Je n’en pouvais plus », se souvient Marie-France Cohen, créatrice des marques Bonpoint et Bonton.Canada Goose price Nous sommes alors en 1975. La jeune femme, voyageant beaucoup, crée la marque Bonpoint avec son époux Bernard Cohen. Le couple s’inspire alors de la mode internationale et des ­traditions vestimentaires mondiales, des salopettes des petites filles américaines aux uniformes des écolières anglaises. L’ambition de la marque est simple, mais plutôt révolutionnaire: «Je voulais surfer sur le mauvais goût des petites filles, se remémore Marie-France Cohen. Faire un vêtement qui plaise à l’enfant, qui soit chic. »Quarante ans plus tard, la leçon de mode est retenue et la progéniture du couple CSP + mélange allégrement du H & M avec du Bonpoint, du Monoprix avec du Burberry. «Autrefois, tu avais Jacadi, Bonpoint et Cyrillus.

Aucun intermédiaire.
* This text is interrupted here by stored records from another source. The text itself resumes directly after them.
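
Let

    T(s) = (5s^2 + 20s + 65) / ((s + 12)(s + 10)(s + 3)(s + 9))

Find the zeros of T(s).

Set the numerator to zero: 5s^2 + 20s + 65 = 0, i.e. 5·(s^2 + 4s + 13) = 0.
Factoring: (s^2 + 4s + 13) = 0.

s = -2 ± 3j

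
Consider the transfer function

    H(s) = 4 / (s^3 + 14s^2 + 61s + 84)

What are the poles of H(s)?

The poles are the roots of the denominator s^3 + 14s^2 + 61s + 84 = 0.
Trying s = -4: the polynomial evaluates to 0, so (s + 4) is a factor.
Dividing out leaves s^2 + 10s + 21 = 0.
Factoring the quadratic: (s + 7)(s + 3) = 0.

s = -4, -7, -3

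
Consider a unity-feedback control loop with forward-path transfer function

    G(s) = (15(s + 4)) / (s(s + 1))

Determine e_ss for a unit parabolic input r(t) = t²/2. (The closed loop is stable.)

G(s) has one pole at the origin.
This is a Type 1 system; Ka = lim_{s→0} s^2·G(s) = 0, so the steady-state error for a parabola input is infinite.

e_ss = ∞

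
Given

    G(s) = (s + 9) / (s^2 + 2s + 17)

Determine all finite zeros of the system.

Set the numerator to zero: s + 9 = 0.
So s = -9.

s = -9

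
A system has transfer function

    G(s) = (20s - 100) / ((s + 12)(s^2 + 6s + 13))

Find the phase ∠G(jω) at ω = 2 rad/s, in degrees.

At s = j2: numerator = -100 + j40, denominator = 84 + j162.
∠G = ∠num − ∠den = 158.20° − (62.592°) = 95.61°.

∠G(j2) ≈ 95.61°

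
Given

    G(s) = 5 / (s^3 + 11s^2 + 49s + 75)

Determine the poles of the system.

The poles are the roots of the denominator s^3 + 11s^2 + 49s + 75 = 0.
Trying s = -3: the polynomial evaluates to 0, so (s + 3) is a factor.
Dividing out leaves s^2 + 8s + 25 = 0.
The quadratic formula then gives s = -4 ± 3j.

s = -4 ± 3j, -3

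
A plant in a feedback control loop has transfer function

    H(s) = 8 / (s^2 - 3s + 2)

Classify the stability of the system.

unstable

The denominator s^2 - 3s + 2 factors as (s - 1)(s - 2), giving poles at s = 1, 2.
Since the pole(s) at s = 1, 2 lie in the right half-plane, the system is unstable.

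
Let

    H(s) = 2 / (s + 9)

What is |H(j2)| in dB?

Substitute s = j2: numerator = 2, denominator = 9 + j2.
|H(j2)| = |2| / |9 + j2| = 2 / 9.2195 ≈ 0.2169.
In decibels: 20·log₁₀(0.2169) ≈ -13.3 dB.

|H(j2)|_dB ≈ -13.3 dB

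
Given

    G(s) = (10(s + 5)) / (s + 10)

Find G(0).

At s = 0 each factor (s + a) contributes a and each (s^2 + bs + c) contributes c.
G(0) = 10·(5) / ((10)) = 50/10 = 5.

G(0) = 5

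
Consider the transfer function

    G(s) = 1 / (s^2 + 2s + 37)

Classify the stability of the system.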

Aujourd’hui, ça a explosé, les codes sont cassés. Tu peux t’amuser.Canada Goose price Ma mère, qui tenait une boutique Jacadi, n’en revient pas de voir tout ce qui se fait aujourd’hui. On trouve énormément de jeunes créateurs, de sites Internet, de petites marques»,décrypte Anne-Charlotte Vermynck, fondatrice du Doolittle, dont le numéro de printemps s’intéresse, justement, aux fashion victims des cours de récré.Campagnes de publicité printemps-été 2015 Little Marc Jacobs.